The new hypothesis that is emerging goes like this.  Human beings left the trees (or the trees left them) as solitary foragers.  It was every man and women for his and herself.  They coalesced into groups because the group was the only protection they had against predators.  Travelling together, they foraged together and quickly became dependent on one another.  A group can forage much more effectively, especially if they are hunting and willing to share. 
The first step in the evolution of human cooperation was obligate collaborative foraging, according to Michael Tomasello.  It was collaborative because we did it all at the same time, even though we were only doing what we would do if alone.  It was obligate because we had come to depend on the collaboration to get enough to eat. 
Tomasello’s second step was the emergence of group mindedness.  We began to think of our fellow hunter-gatherers as “us” as opposed to “them”.  At that point, I would argue, we are already talking about a political community.  There is a high degree of collaboration and a common interest. 

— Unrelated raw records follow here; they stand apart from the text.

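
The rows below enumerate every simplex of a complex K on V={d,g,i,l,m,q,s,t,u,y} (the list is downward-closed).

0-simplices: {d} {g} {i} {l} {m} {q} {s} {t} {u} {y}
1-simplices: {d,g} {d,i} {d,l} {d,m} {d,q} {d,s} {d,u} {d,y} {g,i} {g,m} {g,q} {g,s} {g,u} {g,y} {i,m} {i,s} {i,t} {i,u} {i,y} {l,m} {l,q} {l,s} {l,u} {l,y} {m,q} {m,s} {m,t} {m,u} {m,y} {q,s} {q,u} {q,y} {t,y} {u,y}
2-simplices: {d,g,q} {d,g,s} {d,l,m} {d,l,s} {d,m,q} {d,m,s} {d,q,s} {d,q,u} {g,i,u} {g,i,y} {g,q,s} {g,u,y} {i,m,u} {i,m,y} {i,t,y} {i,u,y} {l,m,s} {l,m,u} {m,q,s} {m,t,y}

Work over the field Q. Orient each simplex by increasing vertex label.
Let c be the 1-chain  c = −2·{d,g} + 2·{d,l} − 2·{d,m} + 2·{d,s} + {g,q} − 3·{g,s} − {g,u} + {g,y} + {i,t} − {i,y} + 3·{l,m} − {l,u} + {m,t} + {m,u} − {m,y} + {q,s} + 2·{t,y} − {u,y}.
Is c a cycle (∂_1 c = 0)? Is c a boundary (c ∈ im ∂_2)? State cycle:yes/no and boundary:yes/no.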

To get further, one must include the hypothesis of Christopher Boehm.  He brought to light the “egalitarian syndrome”.  All known hunter-gather communities display an egalitarian ethos.  Meat is shared.  Bullies, who want to push their weight around and take more than their share of the spoils, are ruthlessly suppressed.  Free riders, who want to share in the spoils without investing effort, are dealt with in the same way. 
The egalitarian ethos protects each individual against any bully in the group.  What needs protecting?  The bully can’t boss you around or go up side of your head without group sanction.  He can’t take your stuff.  Neither can he take your mate.  This, I submit, was the origin of the human familial association.  The group recognized this mate as your mate and gave you some reason to believe that these offspring were your offspring.  The investment of the father in his offspring can now be selected for.  If the father knows his children, so also the brothers know one another.  Familial instincts can be selected for. 

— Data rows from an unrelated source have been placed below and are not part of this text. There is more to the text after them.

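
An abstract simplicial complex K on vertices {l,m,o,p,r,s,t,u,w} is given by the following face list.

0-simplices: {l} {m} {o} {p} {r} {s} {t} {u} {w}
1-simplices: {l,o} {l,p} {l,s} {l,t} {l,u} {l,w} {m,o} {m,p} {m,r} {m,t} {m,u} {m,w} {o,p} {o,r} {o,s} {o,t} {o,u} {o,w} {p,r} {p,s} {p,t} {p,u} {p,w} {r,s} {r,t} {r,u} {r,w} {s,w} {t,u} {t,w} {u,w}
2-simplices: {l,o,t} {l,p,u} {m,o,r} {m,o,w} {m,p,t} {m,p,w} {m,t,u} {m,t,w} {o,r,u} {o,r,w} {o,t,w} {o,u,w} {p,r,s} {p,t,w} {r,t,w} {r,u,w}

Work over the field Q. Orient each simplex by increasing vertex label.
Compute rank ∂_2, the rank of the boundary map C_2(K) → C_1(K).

rank∂_2=14

n_0=9 n_1=31 n_2=16  [Q]
∂1: piv[lo,lp,ls,lt,lu,lw,mo,mr] rk=8  ker:mp,mt,mu,mw,op,or,os,ot,ou,ow,pr,ps,pt,pu,pw,rs,rt,ru,rw,sw,tu,tw,uw
∂2: piv[lot,lpu,mor,mow,mpt,mpw,mtu,mtw,oru,orw,otw,ouw,prs,rtw] rk=14  ker:ptw,ruw
rk∂_2=14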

If this is correct, then the human family is a product of the primitive political community.  It is group recognition that makes a family.  It didn’t stop there.  If the group could recognize kinship by blood it could also recognize kinship by marriage.  The group recognizes this woman as my wife and these children as my children.  It can also recognize my wife’s brother as my brother-in-law. 
Affinal kinship extends the recognized relations beyond the bounds of blood ties.  This allows the unions that extend Aristotle’s clans into villages and then into the polis fully realized.  So now we get this history:
1.       Solitary animals
2.      Simple political animals
3.      Nuclear families
4.      The polis
With the simplest political community, you would have no families.  Without families, you would have no more that the simplest political community.  No political philosophy that ignores the dynamic by prioritizing one over is sustainable.